Currently on their third record, and fourth release overall, it feels trite to recount the much-told story of Zeal & Ardor’s inception but it is one that’s worth re-telling for those that haven’t read about it before. Sitting in his bedroom, multi-instrumentalist and songwriter Gagneux was looking for new creative ideas. He left a post on the message board, 4chan, asking users to suggest two musical genres to blend together. What started out as a creative exercise became something greater when one user suggested he mix black metal with African-American spirituals. This seemingly impossible sonic mix became the foundation of the debut Zeal & Ardor record ‘Devil is Fine’, recorded at home by Gagneux and self-released in 2016 to much acclaim.

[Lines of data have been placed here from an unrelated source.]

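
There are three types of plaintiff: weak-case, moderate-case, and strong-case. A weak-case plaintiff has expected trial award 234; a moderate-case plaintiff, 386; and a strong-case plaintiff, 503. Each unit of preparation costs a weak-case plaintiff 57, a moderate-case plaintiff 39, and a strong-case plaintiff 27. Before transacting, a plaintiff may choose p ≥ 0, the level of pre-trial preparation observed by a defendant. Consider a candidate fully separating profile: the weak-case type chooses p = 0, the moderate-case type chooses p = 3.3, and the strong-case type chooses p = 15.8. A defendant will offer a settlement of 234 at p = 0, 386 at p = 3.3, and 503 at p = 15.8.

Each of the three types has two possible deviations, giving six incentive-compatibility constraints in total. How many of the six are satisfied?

4

Moderate-case (own payoff 386 − 39×3.3 = 257.3): to p=0 gives 234 → no gain ✓; to p=15.8 gives 503 − 39×15.8 = -113.2 → no gain ✓.
Weak-case (own payoff 234): to p=3.3 gives 386 − 57×3.3 = 197.9 → no gain ✓; to p=15.8 gives 503 − 57×15.8 = -397.6 → no gain ✓.
Strong-case (own payoff 503 − 27×15.8 = 76.4): to p=0 gives 234 → profitable ✗; to p=3.3 gives 386 − 27×3.3 = 296.9 → profitable ✗.
4 of the 6 constraints hold; not an equilibrium.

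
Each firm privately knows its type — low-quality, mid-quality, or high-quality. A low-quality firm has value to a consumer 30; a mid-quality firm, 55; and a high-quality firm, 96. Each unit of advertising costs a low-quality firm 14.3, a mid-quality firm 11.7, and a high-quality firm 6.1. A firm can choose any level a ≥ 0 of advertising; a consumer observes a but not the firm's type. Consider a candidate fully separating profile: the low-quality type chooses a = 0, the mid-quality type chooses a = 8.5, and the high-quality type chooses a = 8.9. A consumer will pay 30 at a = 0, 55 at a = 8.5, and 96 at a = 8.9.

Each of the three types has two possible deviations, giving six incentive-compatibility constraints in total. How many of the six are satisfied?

Low-quality (own payoff 30): to a=8.5 gives 55 − 14.3×8.5 = -66.55 → no gain ✓; to a=8.9 gives 96 − 14.3×8.9 = -31.27 → no gain ✓.
Mid-quality (own payoff 55 − 11.7×8.5 = -44.45): to a=0 gives 30 → profitable ✗; to a=8.9 gives 96 − 11.7×8.9 = -8.13 → profitable ✗.
High-quality (own payoff 96 − 6.1×8.9 = 41.71): to a=0 gives 30 → no gain ✓; to a=8.5 gives 55 − 6.1×8.5 = 3.15 → no gain ✓.
4 of the 6 constraints hold; not an equilibrium.

4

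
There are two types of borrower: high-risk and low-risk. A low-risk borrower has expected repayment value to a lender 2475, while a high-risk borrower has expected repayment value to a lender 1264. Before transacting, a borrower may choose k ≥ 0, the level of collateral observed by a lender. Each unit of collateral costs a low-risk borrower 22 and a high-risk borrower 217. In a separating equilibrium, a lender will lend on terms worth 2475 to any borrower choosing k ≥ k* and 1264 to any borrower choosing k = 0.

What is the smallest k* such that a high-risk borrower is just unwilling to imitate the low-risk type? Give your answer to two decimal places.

A high-risk borrower choosing k = 0 receives 1264.
Imitating at k* instead would pay 2475 at cost 217·k*, netting 2475 − 217·k*.
Indifference: 1264 = 2475 − 217·k*, so k* = (2475 − 1264) / 217 ≈ 5.58.
At k* the high-risk type's incentive constraint just binds; the low-risk type strictly prefers k* since its per-unit cost is lower.

5.58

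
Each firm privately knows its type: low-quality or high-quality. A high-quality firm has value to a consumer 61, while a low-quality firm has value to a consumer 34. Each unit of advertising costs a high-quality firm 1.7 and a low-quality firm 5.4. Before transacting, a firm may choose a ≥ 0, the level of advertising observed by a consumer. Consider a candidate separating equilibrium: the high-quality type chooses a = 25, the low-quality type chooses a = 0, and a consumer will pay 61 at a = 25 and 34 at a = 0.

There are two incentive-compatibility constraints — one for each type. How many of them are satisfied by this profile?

Low-quality type: stay at 0 → 34; mimic → 61 − 5.4 × 25 = -74. IC holds (34 ≥ -74).
High-quality type: signal → 61 − 1.7 × 25 = 18.5; deviate to 0 → 34. IC fails (18.5 < 34).
1 of 2 constraints hold, so this profile is not an equilibrium.

1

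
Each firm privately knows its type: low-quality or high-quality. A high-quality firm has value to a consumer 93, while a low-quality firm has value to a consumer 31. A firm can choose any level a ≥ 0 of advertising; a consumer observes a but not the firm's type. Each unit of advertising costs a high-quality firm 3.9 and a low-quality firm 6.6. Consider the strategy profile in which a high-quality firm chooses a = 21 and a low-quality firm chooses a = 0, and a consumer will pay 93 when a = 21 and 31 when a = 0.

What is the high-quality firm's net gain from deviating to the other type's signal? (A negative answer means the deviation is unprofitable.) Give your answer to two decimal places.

19.90

Playing a = 21 the high-quality firm receives 93 − 3.9 × 21 = 11.1.
Deviating to a = 0 yields 31 instead.
Gain from deviating: 31 − 11.1 = 19.90.
The gain is positive, so the high-quality type's incentive-compatibility constraint is violated — this profile is not a separating equilibrium.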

As the project has evolved, Gagneux has turned his back on bedroom production in favour of much more professional sounding studio recordings on full-length LP ‘Stranger Fruit’ (2018) and EP ‘Wake of a Nation’ (2020). Throughout the life of the project, Gagneux has gradually brought more genres into his repertoire, including gospel, soul and blues, while retaining black metal as a constant contrast to more melodic work. He clearly has eclectic taste and continues to add more of those influences to this project to great effect. While the genres may change, the real genius of Manuel Gagneux is the way he melds extremity with melody, and he does so stunningly.

This brings us to the self-titled ‘Zeal & Ardor’, which is a fittingly brilliant addition to Gagneux’s back catalogue. Under the ‘Zeal & Ardor’ moniker, he never misses and so it proves here with a record that stands alongside their best work.

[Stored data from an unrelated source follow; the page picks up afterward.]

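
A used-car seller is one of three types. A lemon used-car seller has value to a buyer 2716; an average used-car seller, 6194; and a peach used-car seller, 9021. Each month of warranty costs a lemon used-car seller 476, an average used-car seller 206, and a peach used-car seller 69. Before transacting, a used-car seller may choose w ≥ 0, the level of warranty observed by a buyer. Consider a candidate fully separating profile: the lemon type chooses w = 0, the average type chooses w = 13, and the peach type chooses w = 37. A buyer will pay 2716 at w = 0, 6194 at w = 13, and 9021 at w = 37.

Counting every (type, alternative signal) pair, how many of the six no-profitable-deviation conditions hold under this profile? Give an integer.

6

Peach (own payoff 9021 − 69×37 = 6468): to w=0 gives 2716 → no gain ✓; to w=13 gives 6194 − 69×13 = 5297 → no gain ✓.
Lemon (own payoff 2716): to w=13 gives 6194 − 476×13 = 6 → no gain ✓; to w=37 gives 9021 − 476×37 = -8591 → no gain ✓.
Average (own payoff 6194 − 206×13 = 3516): to w=0 gives 2716 → no gain ✓; to w=37 gives 9021 − 206×37 = 1399 → no gain ✓.
6 of the 6 constraints hold; this profile is a separating equilibrium.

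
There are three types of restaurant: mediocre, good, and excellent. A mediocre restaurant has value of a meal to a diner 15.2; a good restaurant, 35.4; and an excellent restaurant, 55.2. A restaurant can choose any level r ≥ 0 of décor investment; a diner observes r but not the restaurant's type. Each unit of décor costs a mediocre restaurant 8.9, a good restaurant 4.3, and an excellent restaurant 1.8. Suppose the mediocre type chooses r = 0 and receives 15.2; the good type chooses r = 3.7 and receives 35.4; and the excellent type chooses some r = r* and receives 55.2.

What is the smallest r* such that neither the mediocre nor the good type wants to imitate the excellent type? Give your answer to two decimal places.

8.30

Good type (on-path payoff 35.4 − 4.3×3.7 = 19.49) won't mimic when 19.49 ≥ 55.2 − 4.3·r*, i.e. r* ≥ 8.30.
Mediocre type (on-path payoff 15.2) won't mimic when 15.2 ≥ 55.2 − 8.9·r*, i.e. r* ≥ 4.49.
Both must hold, so r* = max(4.49, 8.30) = 8.30. The good type's constraint binds.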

If you’re a longtime fan, on first listen, it’s easy to take his knack for blending genres for granted so it’s worth stating that what he’s accomplished here is incredibly hard to do. His ability to take one of metal’s most abrasive and nihilistic subgenres and have it sit alongside genres that couldn’t have less to do with metal is nothing short of remarkable. On top of that, the songs are just really damn catchy and well structured. Gagneux is a dab hand at creating a vocal line that’ll get stuck in your head and refuse to budge.

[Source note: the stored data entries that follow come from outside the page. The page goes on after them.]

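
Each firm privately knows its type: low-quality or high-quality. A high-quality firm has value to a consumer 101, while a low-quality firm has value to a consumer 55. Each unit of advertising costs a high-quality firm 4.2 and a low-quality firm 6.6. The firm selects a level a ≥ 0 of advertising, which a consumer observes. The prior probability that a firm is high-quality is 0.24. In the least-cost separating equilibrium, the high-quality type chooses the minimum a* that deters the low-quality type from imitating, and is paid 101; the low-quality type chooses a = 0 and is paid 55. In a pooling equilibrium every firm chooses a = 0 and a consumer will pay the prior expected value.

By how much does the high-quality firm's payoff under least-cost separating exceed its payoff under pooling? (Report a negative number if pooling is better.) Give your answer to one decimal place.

Least-cost separating signal: a* solves 55 = 101 − 6.6·a*, so a* = (101 − 55)/6.6 ≈ 6.9697.
High-quality type's separating payoff: 101 − 4.2 × a* = 101 − 4.2 × (101 − 55)/6.6 = 101 − 193.2/6.6 ≈ 71.727.
Pooling payoff: 0.24 × 101 + 0.76 × 55 = 66.04.
Difference: 71.727 − 66.04 = 5.687, i.e. 5.7 to one decimal place.
The high-quality type prefers to separate.

5.7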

If you already like Zeal & Ardor, there are plenty of moments here that’ll feel wonderfully familiar. ‘Death to the Holy’ is classic Zeal & Ardor, switching up between soulful vocals backed by piano and crushing extreme metal. ‘Feed the Machine’ is also recognisable, contrasting an outrageously catchy, bluesy call and response vocal refrain with some of the heaviest parts of the entire record. Meanwhile, ‘Church Burns’ sounds like something straight from the first Zeal & Ardor album, with clanking chains used for percussion as well as distorted and eerie backing vocals.

However, there are plenty of new ideas here too; ‘Golden Liar’ is completely unlike anything else that’s been released under the Zeal & Ardor moniker. It sounds like the song that plays as the hero rides to meet his fate in a classic western film. That Gagneux can attempt a style he never has before, and not only make it work but make it fit into an incredibly varied album is a huge testament to his songwriting ability.

Additionally, the instrumentals are more impressive on this album than on previous releases, and there are progressive sections that wouldn’t sound out of place on a shoegaze record. One such example is the track ‘Emersion’, which contains dreamlike electronics and blackgaze segments that are reminiscent of early Deafheaven.

Whether you’re a Zeal & Ardor fan or not, you need to hear this record. It may only be February, but this is sure to be one of the most interesting metal records of the year. In truth, we are lucky to have a band like Zeal & Ardor that consistently pushes the boundaries of metal in ways they never have been before while producing music of sky high quality.